NSF Stories

Study suggests at least 11 fish species are able to walk on land

Findings based on CT scans and a new evolutionary map

A team of U.S. National Science Foundation-funded scientists has identified at least 11 species of fish suspected to have land-walking abilities.

The findings are based on CT scans and a new evolutionary map of the hillstream loach family, which includes the only living fish species caught in the act of walking: a rare, blind cavefish known as Cryptotora thamicola, or the cave angel fish.

Pinpointing which species of hillstream loaches have walking capabilities can help scientists piece together how the first land-walking vertebrates might have come to be.

In the study, published in the Journal of Morphology, researchers at the Florida Museum of Natural History, the New Jersey Institute of Technology, Louisiana State University and Maejo University in Thailand analyzed the bone structure of nearly 30 hillstream loach species, describing for the first time three categories of pelvic shapes.

Based on the shape of the bone that connects some loaches' spines to their pelvic fins, the team found that 10 other species of loach shared the cave angel fish's unusually hefty pelvic girdle.

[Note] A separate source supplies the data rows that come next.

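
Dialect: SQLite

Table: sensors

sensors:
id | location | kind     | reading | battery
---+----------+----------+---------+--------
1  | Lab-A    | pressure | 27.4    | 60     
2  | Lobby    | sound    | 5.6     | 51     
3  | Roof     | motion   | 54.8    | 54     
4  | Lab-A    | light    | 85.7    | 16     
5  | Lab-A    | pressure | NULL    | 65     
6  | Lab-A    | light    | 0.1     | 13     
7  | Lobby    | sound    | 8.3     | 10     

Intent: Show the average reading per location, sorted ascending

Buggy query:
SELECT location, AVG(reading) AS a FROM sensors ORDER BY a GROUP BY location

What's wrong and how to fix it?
Bug: GROUP BY must precede ORDER BY

Fix: Reorder: SELECT … FROM … GROUP BY … ORDER BY …

Corrected query:
SELECT location, AVG(reading) AS a FROM sensors GROUP BY location ORDER BY a

Result:
location | a        
---------+----------
Lobby    | 6.95     
Lab-A    | 37.733333
Roof     | 54.8     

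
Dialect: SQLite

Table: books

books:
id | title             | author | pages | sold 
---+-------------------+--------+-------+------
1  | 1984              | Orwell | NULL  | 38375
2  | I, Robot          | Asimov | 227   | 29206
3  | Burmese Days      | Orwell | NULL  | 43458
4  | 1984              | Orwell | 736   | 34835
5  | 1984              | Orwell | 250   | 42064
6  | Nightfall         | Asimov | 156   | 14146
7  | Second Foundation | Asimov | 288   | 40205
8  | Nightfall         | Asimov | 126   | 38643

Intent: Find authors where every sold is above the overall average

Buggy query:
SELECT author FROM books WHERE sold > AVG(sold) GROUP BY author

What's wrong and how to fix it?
Bug: AVG() is an aggregate; it can't sit directly in WHERE

Fix: Compute the overall average in a scalar subquery and compare each group's MIN against it in HAVING

Corrected query:
SELECT author FROM books GROUP BY author HAVING MIN(sold) > (SELECT AVG(sold) FROM books)

Result:
(no rows)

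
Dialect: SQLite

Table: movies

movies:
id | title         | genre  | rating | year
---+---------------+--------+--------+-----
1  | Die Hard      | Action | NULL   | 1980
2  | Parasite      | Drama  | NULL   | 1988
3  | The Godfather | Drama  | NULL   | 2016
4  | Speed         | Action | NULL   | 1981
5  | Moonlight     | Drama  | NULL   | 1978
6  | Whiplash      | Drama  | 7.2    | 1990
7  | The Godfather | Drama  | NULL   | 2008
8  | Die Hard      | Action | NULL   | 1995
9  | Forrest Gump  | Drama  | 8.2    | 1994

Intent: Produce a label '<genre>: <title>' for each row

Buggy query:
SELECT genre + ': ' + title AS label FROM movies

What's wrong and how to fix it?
Bug: '+' is numeric addition; on text columns SQLite converts them to 0 instead of concatenating

Fix: Use the || operator for string concatenation

Corrected query:
SELECT genre || ': ' || title AS label FROM movies

Result:
label               
--------------------
Action: Die Hard    
Drama: Parasite     
Drama: The Godfather
Action: Speed       
Drama: Moonlight    
Drama: Whiplash     
Drama: The Godfather
Action: Die Hard    
Drama: Forrest Gump 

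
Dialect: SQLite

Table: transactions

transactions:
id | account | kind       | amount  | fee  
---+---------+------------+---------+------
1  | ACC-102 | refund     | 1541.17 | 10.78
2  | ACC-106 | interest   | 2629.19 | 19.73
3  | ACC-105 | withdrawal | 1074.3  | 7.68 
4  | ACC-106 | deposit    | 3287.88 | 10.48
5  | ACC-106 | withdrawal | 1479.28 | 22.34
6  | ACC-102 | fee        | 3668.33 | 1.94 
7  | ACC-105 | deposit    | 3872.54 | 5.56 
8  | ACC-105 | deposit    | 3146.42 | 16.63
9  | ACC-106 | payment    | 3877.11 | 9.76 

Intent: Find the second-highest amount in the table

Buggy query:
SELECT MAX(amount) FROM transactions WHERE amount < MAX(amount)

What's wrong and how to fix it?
Bug: The inner MAX is an aggregate inside WHERE, which is not allowed

Fix: Compute the overall MAX in a subquery, then take MAX of rows below it

Corrected query:
SELECT MAX(amount) FROM transactions WHERE amount < (SELECT MAX(amount) FROM transactions)

Result:
MAX(amount)
-----------
3872.54    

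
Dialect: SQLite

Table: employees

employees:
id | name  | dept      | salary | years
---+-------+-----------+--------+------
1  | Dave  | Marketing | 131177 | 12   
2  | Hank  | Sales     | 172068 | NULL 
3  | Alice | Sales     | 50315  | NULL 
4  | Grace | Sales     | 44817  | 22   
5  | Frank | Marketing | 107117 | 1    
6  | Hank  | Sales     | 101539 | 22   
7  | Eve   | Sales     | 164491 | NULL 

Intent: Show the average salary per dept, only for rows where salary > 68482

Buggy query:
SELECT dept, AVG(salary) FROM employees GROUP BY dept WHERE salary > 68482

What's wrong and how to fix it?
Bug: WHERE cannot follow GROUP BY

Fix: Place WHERE between FROM and GROUP BY

Corrected query:
SELECT dept, AVG(salary) FROM employees WHERE salary > 68482 GROUP BY dept

Result:
dept      | AVG(salary)  
----------+--------------
Marketing | 119147       
Sales     | 146032.666667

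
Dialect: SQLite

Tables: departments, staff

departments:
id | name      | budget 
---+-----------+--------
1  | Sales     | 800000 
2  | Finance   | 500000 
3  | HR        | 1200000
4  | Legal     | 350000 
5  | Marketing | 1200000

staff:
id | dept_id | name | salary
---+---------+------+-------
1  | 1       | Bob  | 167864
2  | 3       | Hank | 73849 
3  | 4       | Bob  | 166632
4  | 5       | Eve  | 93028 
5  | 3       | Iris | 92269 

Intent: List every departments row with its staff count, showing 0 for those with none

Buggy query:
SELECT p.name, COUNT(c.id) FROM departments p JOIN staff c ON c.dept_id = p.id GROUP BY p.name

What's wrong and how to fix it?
Bug: INNER JOIN drops departments rows that have no matching staff rows

Fix: Use LEFT JOIN so parents without children still appear (COUNT(c.id) gives 0)

Corrected query:
SELECT p.name, COUNT(c.id) FROM departments p LEFT JOIN staff c ON c.dept_id = p.id GROUP BY p.name

Result:
name      | COUNT(c.id)
----------+------------
Finance   | 0          
HR        | 2          
Legal     | 1          
Marketing | 1          
Sales     | 1          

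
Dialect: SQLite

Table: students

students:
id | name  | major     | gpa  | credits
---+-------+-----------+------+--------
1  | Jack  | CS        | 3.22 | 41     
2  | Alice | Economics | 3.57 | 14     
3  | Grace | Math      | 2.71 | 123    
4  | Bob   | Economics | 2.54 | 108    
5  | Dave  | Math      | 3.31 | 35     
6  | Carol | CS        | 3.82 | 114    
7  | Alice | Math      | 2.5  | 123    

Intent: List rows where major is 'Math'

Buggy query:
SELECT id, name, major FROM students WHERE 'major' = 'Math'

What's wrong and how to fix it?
Bug: Single quotes denote string literals in SQL; the column name is being compared as a constant string

Fix: Remove the quotes around the column name (or use double quotes for an identifier)

Corrected query:
SELECT id, name, major FROM students WHERE major = 'Math'

Result:
id | name  | major
---+-------+------
3  | Grace | Math 
5  | Dave  | Math 
7  | Alice | Math 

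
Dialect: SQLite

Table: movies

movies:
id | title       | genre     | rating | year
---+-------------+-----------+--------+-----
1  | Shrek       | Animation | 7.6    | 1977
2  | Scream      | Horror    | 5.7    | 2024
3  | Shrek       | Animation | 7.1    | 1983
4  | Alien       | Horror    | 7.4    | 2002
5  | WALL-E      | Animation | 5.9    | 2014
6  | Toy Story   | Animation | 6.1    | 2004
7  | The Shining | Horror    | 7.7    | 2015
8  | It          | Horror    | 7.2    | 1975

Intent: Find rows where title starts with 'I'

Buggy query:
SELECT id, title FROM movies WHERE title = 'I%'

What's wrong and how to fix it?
Bug: '=' compares the literal string including the % character; pattern matching needs LIKE

Fix: Use LIKE for wildcard pattern matching

Corrected query:
SELECT id, title FROM movies WHERE title LIKE 'I%'

Result:
id | title
---+------
8  | It   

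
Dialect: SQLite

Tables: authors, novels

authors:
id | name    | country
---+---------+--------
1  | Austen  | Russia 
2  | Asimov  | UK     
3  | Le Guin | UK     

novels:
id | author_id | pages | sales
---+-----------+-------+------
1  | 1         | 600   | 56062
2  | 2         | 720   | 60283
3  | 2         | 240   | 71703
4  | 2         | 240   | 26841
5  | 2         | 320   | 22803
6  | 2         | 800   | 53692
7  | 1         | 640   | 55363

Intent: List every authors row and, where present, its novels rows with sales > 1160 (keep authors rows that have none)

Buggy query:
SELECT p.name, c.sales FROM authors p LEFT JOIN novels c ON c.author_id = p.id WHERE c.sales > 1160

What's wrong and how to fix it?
Bug: A WHERE condition on the right-hand table after LEFT JOIN drops unmatched parents

Fix: Put 'c.sales > 1160' in the JOIN's ON clause instead of WHERE

Corrected query:
SELECT p.name, c.sales FROM authors p LEFT JOIN novels c ON c.author_id = p.id AND c.sales > 1160

Result:
name    | sales
--------+------
Austen  | 55363
Austen  | 56062
Asimov  | 22803
Asimov  | 26841
Asimov  | 53692
Asimov  | 60283
Asimov  | 71703
Le Guin | NULL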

"Fishes don't usually have any connections between their spines and pelvic fins," said biologist Zachary Randall, manager of the Florida Museum's imaging lab and one of the study's co-authors. "The idea was that the cave angel fish was totally unique. This paper shows that robust pelvic girdles are more common than we thought in the hillstream loach family."

But not all loaches are so gifted. Though more than 100 species of hillstream loach are found throughout Southeast Asia, the cave angel fish is the only one whose walking capabilities have been observed.

"The evolution of tetrapod locomotion [walking on land] is one of the major transitions in vertebrate animal evolution," said Christopher Schneider, a program director in NSF's Division of Environmental Biology. "This study significantly advances our understanding of how pelvic and limb modifications associated with tetrapod locomotion can evolve in fish."